Shares of Watson rose $2.22, or 8.1 percent, to $29.52 in New York Stock Exchange composite trading today before earnings were announced. The stock has gained 13 percent this year.
Gross margins for the company's generic drugs were 35.8 percent in the quarter, up from 32.5 percent a year earlier, the company said.
Investors have been waiting for Watson to introduce copies of Johnson & Johnson's pain patch Duragesic and GlaxoSmithKline Plc's nasal spray Flonase since last year. Watson Chief Executive Officer Allen Chao said in February the company is taking a more ``conservative'' approach this year and assuming U.S. regulators will approve only one of the two products.
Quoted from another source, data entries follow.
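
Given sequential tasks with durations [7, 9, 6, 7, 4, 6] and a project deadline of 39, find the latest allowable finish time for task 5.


LF(activity 5) = deadline - sum of successor durations
Successors: activities 6 through 6 with durations [6]
Sum of successor durations = 6
LF = 39 - 6 = 33

33


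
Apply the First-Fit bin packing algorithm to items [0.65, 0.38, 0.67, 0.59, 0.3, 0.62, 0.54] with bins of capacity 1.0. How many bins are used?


Place items sequentially using First-Fit:
  Item 0.65 -> new Bin 1
  Item 0.38 -> new Bin 2
  Item 0.67 -> new Bin 3
  Item 0.59 -> Bin 2 (now 0.97)
  Item 0.3 -> Bin 1 (now 0.95)
  Item 0.62 -> new Bin 4
  Item 0.54 -> new Bin 5
Total bins used = 5

5


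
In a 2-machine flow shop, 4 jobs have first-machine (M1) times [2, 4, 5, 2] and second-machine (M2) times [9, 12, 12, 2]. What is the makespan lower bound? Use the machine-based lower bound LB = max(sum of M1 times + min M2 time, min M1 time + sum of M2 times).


LB1 = sum(M1 times) + min(M2 times) = 13 + 2 = 15
LB2 = min(M1 times) + sum(M2 times) = 2 + 35 = 37
Lower bound = max(LB1, LB2) = max(15, 37) = 37

37


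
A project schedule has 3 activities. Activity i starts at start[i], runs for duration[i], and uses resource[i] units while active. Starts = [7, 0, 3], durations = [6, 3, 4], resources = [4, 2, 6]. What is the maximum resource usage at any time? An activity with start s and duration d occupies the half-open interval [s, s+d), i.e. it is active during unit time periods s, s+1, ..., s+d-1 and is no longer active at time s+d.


Each activity i is active on [start_i, start_i + duration_i).
Compute total resource usage per time slot:
  t=0: active resources = [2], total = 2
  t=1: active resources = [2], total = 2
  t=2: active resources = [2], total = 2
  t=3: active resources = [6], total = 6
  t=4: active resources = [6], total = 6
  t=5: active resources = [6], total = 6
  t=6: active resources = [6], total = 6
  t=7: active resources = [4], total = 4
  t=8: active resources = [4], total = 4
  t=9: active resources = [4], total = 4
  t=10: active resources = [4], total = 4
  t=11: active resources = [4], total = 4
  t=12: active resources = [4], total = 4
Peak resource demand = 6

6


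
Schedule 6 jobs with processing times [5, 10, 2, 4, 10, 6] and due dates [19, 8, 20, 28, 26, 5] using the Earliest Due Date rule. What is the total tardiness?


Sort by due date (EDD order): [(6, 5), (10, 8), (5, 19), (2, 20), (10, 26), (4, 28)]
Compute completion times and tardiness:
  Job 1: p=6, d=5, C=6, tardiness=max(0,6-5)=1
  Job 2: p=10, d=8, C=16, tardiness=max(0,16-8)=8
  Job 3: p=5, d=19, C=21, tardiness=max(0,21-19)=2
  Job 4: p=2, d=20, C=23, tardiness=max(0,23-20)=3
  Job 5: p=10, d=26, C=33, tardiness=max(0,33-26)=7
  Job 6: p=4, d=28, C=37, tardiness=max(0,37-28)=9
Total tardiness = 30

30


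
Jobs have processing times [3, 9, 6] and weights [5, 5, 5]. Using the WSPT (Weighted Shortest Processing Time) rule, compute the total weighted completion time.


Compute p/w ratios and sort ascending (WSPT): [(3, 5), (6, 5), (9, 5)]
Compute weighted completion times:
  Job (p=3,w=5): C=3, w*C=5*3=15
  Job (p=6,w=5): C=9, w*C=5*9=45
  Job (p=9,w=5): C=18, w*C=5*18=90
Total weighted completion time = 150

150


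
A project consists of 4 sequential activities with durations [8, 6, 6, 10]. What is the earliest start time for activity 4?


Activity 4 starts after activities 1 through 3 complete.
Predecessor durations: [8, 6, 6]
ES = 8 + 6 + 6 = 20

20


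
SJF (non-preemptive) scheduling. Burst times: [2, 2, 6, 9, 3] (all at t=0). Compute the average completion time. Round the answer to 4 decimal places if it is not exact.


SJF order (ascending): [2, 2, 3, 6, 9]
Completion times:
  Job 1: burst=2, C=2
  Job 2: burst=2, C=4
  Job 3: burst=3, C=7
  Job 4: burst=6, C=13
  Job 5: burst=9, C=22
Average completion = 48/5 = 9.6

9.6


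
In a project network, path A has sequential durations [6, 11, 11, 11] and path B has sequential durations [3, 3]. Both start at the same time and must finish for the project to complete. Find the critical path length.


Path A total = 6 + 11 + 11 + 11 = 39
Path B total = 3 + 3 = 6
Critical path = longest path = max(39, 6) = 39

39


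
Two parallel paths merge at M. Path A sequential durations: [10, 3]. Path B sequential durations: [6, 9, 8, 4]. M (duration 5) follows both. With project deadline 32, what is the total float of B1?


Forward pass: ES(B1) = sum of predecessors on chain B = 0
EF = ES + duration = 0 + 6 = 6
Backward pass: LF(M) = deadline = 32; LS(M) = 32 - 5 = 27
LF(B1) = LS(M) - sum(successors on chain B) = 27 - 21 = 6
LS = LF - duration = 6 - 6 = 0
Total float = LS - ES = 0 - 0 = 0

0


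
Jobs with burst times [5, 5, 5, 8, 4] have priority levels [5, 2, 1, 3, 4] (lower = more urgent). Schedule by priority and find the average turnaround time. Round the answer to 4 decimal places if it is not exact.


Sort by priority (ascending = highest first):
Order: [(1, 5), (2, 5), (3, 8), (4, 4), (5, 5)]
Completion times:
  Priority 1, burst=5, C=5
  Priority 2, burst=5, C=10
  Priority 3, burst=8, C=18
  Priority 4, burst=4, C=22
  Priority 5, burst=5, C=27
Average turnaround = 82/5 = 16.4

16.4


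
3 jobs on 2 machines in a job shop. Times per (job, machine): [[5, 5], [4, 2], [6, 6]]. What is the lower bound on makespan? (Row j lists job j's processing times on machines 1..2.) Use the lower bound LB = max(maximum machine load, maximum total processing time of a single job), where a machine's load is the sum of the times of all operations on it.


Machine loads:
  Machine 1: 5 + 4 + 6 = 15
  Machine 2: 5 + 2 + 6 = 13
Max machine load = 15
Job totals:
  Job 1: 10
  Job 2: 6
  Job 3: 12
Max job total = 12
Lower bound = max(15, 12) = 15

15


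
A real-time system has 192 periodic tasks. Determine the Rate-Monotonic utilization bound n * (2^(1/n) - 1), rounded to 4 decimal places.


Compute 2^(1/192) = 1.0036166660
Subtract 1: 1.0036166660 - 1 = 0.0036166660
Multiply by n: 192 * 0.0036166660 = 0.6943998720
Round to 4 dp: 0.6944

0.6944


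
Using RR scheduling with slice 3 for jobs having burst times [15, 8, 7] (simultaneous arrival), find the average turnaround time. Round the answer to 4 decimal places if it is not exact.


Time quantum = 3
Execution trace:
  J1 runs 3 units, time = 3
  J2 runs 3 units, time = 6
  J3 runs 3 units, time = 9
  J1 runs 3 units, time = 12
  J2 runs 3 units, time = 15
  J3 runs 3 units, time = 18
  J1 runs 3 units, time = 21
  J2 runs 2 units, time = 23
  J3 runs 1 units, time = 24
  J1 runs 3 units, time = 27
  J1 runs 3 units, time = 30
Finish times: [30, 23, 24]
Average turnaround = 77/3 = 25.6667

25.6667


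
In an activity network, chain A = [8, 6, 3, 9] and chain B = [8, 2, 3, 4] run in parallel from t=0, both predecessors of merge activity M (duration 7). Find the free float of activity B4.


ES(B4) = sum of predecessors on chain B = 13
EF(B4) = ES + duration = 13 + 4 = 17
Successor of B4 is M. ES(M) = max(sum(A), sum(B)) = max(26, 17) = 26
Free float = ES(successor) - EF(current) = 26 - 17 = 9

9


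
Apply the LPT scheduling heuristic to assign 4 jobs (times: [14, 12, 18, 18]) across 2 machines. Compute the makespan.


Sort jobs in decreasing order (LPT): [18, 18, 14, 12]
Assign each job to the least loaded machine:
  Machine 1: jobs [18, 14], load = 32
  Machine 2: jobs [18, 12], load = 30
Makespan = max load = 32

32


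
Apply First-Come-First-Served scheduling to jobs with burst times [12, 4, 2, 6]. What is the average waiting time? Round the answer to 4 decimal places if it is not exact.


FCFS order (as given): [12, 4, 2, 6]
Waiting times:
  Job 1: wait = 0
  Job 2: wait = 12
  Job 3: wait = 16
  Job 4: wait = 18
Sum of waiting times = 46
Average waiting time = 46/4 = 11.5

11.5


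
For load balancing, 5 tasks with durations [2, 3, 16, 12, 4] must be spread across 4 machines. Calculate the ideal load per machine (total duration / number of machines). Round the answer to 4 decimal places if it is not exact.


Total processing time = 2 + 3 + 16 + 12 + 4 = 37
Number of machines = 4
Ideal balanced load = 37 / 4 = 9.25

9.25


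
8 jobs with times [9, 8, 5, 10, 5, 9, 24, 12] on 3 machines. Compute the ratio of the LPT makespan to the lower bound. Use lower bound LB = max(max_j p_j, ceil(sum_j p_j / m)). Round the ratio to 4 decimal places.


LPT order: [24, 12, 10, 9, 9, 8, 5, 5]
Machine loads after assignment: [29, 26, 27]
LPT makespan = 29
Lower bound = max(max_job, ceil(total/3)) = max(24, 28) = 28
Ratio = 29 / 28 = 1.0357

1.0357


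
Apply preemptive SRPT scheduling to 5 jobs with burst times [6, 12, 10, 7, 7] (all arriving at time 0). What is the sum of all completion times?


Since all jobs arrive at t=0, SRPT equals SPT ordering.
SPT order: [6, 7, 7, 10, 12]
Completion times:
  Job 1: p=6, C=6
  Job 2: p=7, C=13
  Job 3: p=7, C=20
  Job 4: p=10, C=30
  Job 5: p=12, C=42
Total completion time = 6 + 13 + 20 + 30 + 42 = 111

111


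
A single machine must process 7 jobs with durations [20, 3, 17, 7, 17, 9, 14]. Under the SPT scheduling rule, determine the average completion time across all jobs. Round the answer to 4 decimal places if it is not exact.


Sort jobs by processing time (SPT order): [3, 7, 9, 14, 17, 17, 20]
Compute completion times sequentially:
  Job 1: processing = 3, completes at 3
  Job 2: processing = 7, completes at 10
  Job 3: processing = 9, completes at 19
  Job 4: processing = 14, completes at 33
  Job 5: processing = 17, completes at 50
  Job 6: processing = 17, completes at 67
  Job 7: processing = 20, completes at 87
Sum of completion times = 269
Average completion time = 269/7 = 38.4286

38.4286


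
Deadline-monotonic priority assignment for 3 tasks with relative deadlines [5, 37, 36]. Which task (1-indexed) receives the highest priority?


Sort tasks by relative deadline (ascending):
  Task 1: deadline = 5
  Task 3: deadline = 36
  Task 2: deadline = 37
Priority order (highest first): [1, 3, 2]
Highest priority task = 1

1


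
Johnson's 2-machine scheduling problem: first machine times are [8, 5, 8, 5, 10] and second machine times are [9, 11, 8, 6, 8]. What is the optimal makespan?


Apply Johnson's rule:
  Group 1 (a <= b): [(2, 5, 11), (4, 5, 6), (1, 8, 9), (3, 8, 8)]
  Group 2 (a > b): [(5, 10, 8)]
Optimal job order: [2, 4, 1, 3, 5]
Schedule:
  Job 2: M1 done at 5, M2 done at 16
  Job 4: M1 done at 10, M2 done at 22
  Job 1: M1 done at 18, M2 done at 31
  Job 3: M1 done at 26, M2 done at 39
  Job 5: M1 done at 36, M2 done at 47
Makespan = 47

47


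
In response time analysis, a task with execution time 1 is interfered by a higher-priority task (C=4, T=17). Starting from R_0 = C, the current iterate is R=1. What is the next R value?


R_next = C + ceil(R_prev / T_hp) * C_hp
ceil(1 / 17) = ceil(0.0588) = 1
Interference = 1 * 4 = 4
R_next = 1 + 4 = 5

5


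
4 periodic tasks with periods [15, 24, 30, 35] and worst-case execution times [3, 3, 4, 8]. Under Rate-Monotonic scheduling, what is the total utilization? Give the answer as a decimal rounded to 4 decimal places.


Compute individual utilizations (exact fractions):
  Task 1: C/T = 3/15 = 1/5 (approx. 0.2)
  Task 2: C/T = 3/24 = 1/8 (approx. 0.125)
  Task 3: C/T = 4/30 = 2/15 (approx. 0.1333)
  Task 4: C/T = 8/35 (approx. 0.2286)
Total utilization U = 1/5 + 1/8 + 2/15 + 8/35 = 577/840
Rounded to 4 decimal places: U = 0.6869
RM (Liu & Layland) bound for 4 tasks = 0.756828; compare with U = 577/840 (approx. 0.686905)
U <= bound, so schedulable by RM sufficient condition.

0.6869


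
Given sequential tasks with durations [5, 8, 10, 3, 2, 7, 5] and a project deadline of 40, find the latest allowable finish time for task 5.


LF(activity 5) = deadline - sum of successor durations
Successors: activities 6 through 7 with durations [7, 5]
Sum of successor durations = 12
LF = 40 - 12 = 28

28


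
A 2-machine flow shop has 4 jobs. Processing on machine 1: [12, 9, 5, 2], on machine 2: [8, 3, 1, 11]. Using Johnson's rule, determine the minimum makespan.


Apply Johnson's rule:
  Group 1 (a <= b): [(4, 2, 11)]
  Group 2 (a > b): [(1, 12, 8), (2, 9, 3), (3, 5, 1)]
Optimal job order: [4, 1, 2, 3]
Schedule:
  Job 4: M1 done at 2, M2 done at 13
  Job 1: M1 done at 14, M2 done at 22
  Job 2: M1 done at 23, M2 done at 26
  Job 3: M1 done at 28, M2 done at 29
Makespan = 29

29


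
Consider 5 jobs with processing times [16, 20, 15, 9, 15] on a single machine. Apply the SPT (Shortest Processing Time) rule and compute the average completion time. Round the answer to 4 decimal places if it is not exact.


Sort jobs by processing time (SPT order): [9, 15, 15, 16, 20]
Compute completion times sequentially:
  Job 1: processing = 9, completes at 9
  Job 2: processing = 15, completes at 24
  Job 3: processing = 15, completes at 39
  Job 4: processing = 16, completes at 55
  Job 5: processing = 20, completes at 75
Sum of completion times = 202
Average completion time = 202/5 = 40.4

40.4


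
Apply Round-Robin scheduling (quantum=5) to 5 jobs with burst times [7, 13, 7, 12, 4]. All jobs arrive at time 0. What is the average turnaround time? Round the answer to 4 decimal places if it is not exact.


Time quantum = 5
Execution trace:
  J1 runs 5 units, time = 5
  J2 runs 5 units, time = 10
  J3 runs 5 units, time = 15
  J4 runs 5 units, time = 20
  J5 runs 4 units, time = 24
  J1 runs 2 units, time = 26
  J2 runs 5 units, time = 31
  J3 runs 2 units, time = 33
  J4 runs 5 units, time = 38
  J2 runs 3 units, time = 41
  J4 runs 2 units, time = 43
Finish times: [26, 41, 33, 43, 24]
Average turnaround = 167/5 = 33.4

33.4


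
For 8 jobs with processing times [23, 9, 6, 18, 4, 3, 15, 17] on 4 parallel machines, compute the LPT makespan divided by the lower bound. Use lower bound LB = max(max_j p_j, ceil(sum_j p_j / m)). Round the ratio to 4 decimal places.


LPT order: [23, 18, 17, 15, 9, 6, 4, 3]
Machine loads after assignment: [23, 25, 23, 24]
LPT makespan = 25
Lower bound = max(max_job, ceil(total/4)) = max(23, 24) = 24
Ratio = 25 / 24 = 1.0417

1.0417


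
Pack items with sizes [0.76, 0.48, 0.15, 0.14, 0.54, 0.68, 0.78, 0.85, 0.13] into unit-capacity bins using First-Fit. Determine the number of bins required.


Place items sequentially using First-Fit:
  Item 0.76 -> new Bin 1
  Item 0.48 -> new Bin 2
  Item 0.15 -> Bin 1 (now 0.91)
  Item 0.14 -> Bin 2 (now 0.62)
  Item 0.54 -> new Bin 3
  Item 0.68 -> new Bin 4
  Item 0.78 -> new Bin 5
  Item 0.85 -> new Bin 6
  Item 0.13 -> Bin 2 (now 0.75)
Total bins used = 6

6


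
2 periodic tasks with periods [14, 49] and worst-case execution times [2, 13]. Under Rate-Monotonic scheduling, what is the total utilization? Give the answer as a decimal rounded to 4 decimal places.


Compute individual utilizations (exact fractions):
  Task 1: C/T = 2/14 = 1/7 (approx. 0.1429)
  Task 2: C/T = 13/49 (approx. 0.2653)
Total utilization U = 1/7 + 13/49 = 20/49
Rounded to 4 decimal places: U = 0.4082
RM (Liu & Layland) bound for 2 tasks = 0.828427; compare with U = 20/49 (approx. 0.408163)
U <= bound, so schedulable by RM sufficient condition.

0.4082


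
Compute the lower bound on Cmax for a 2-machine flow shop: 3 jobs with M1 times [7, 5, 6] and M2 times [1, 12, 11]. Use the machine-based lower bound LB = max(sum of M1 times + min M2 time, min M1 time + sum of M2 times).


LB1 = sum(M1 times) + min(M2 times) = 18 + 1 = 19
LB2 = min(M1 times) + sum(M2 times) = 5 + 24 = 29
Lower bound = max(LB1, LB2) = max(19, 29) = 29

29


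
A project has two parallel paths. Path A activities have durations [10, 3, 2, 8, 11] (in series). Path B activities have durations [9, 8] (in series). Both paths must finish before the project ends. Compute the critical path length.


Path A total = 10 + 3 + 2 + 8 + 11 = 34
Path B total = 9 + 8 = 17
Critical path = longest path = max(34, 17) = 34

34


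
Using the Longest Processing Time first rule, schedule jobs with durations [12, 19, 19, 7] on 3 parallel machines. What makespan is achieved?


Sort jobs in decreasing order (LPT): [19, 19, 12, 7]
Assign each job to the least loaded machine:
  Machine 1: jobs [19], load = 19
  Machine 2: jobs [19], load = 19
  Machine 3: jobs [12, 7], load = 19
Makespan = max load = 19

19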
Watson's current products include generic versions of brand- name birth-control pills, blood pressure medicines and painkillers that have lost patent protection. The company also makes its own urology and kidney treatments, which account for about a quarter of revenue.
Watson, including Andrx, had $1.83 billion in sales of generic drugs last year, second among U.S. companies to Mylan Laboratories Inc., according to data compiled by IMS Health Inc.
The company reiterated its full-year forecast of $1.20 to $1.30 a share, excluding certain items.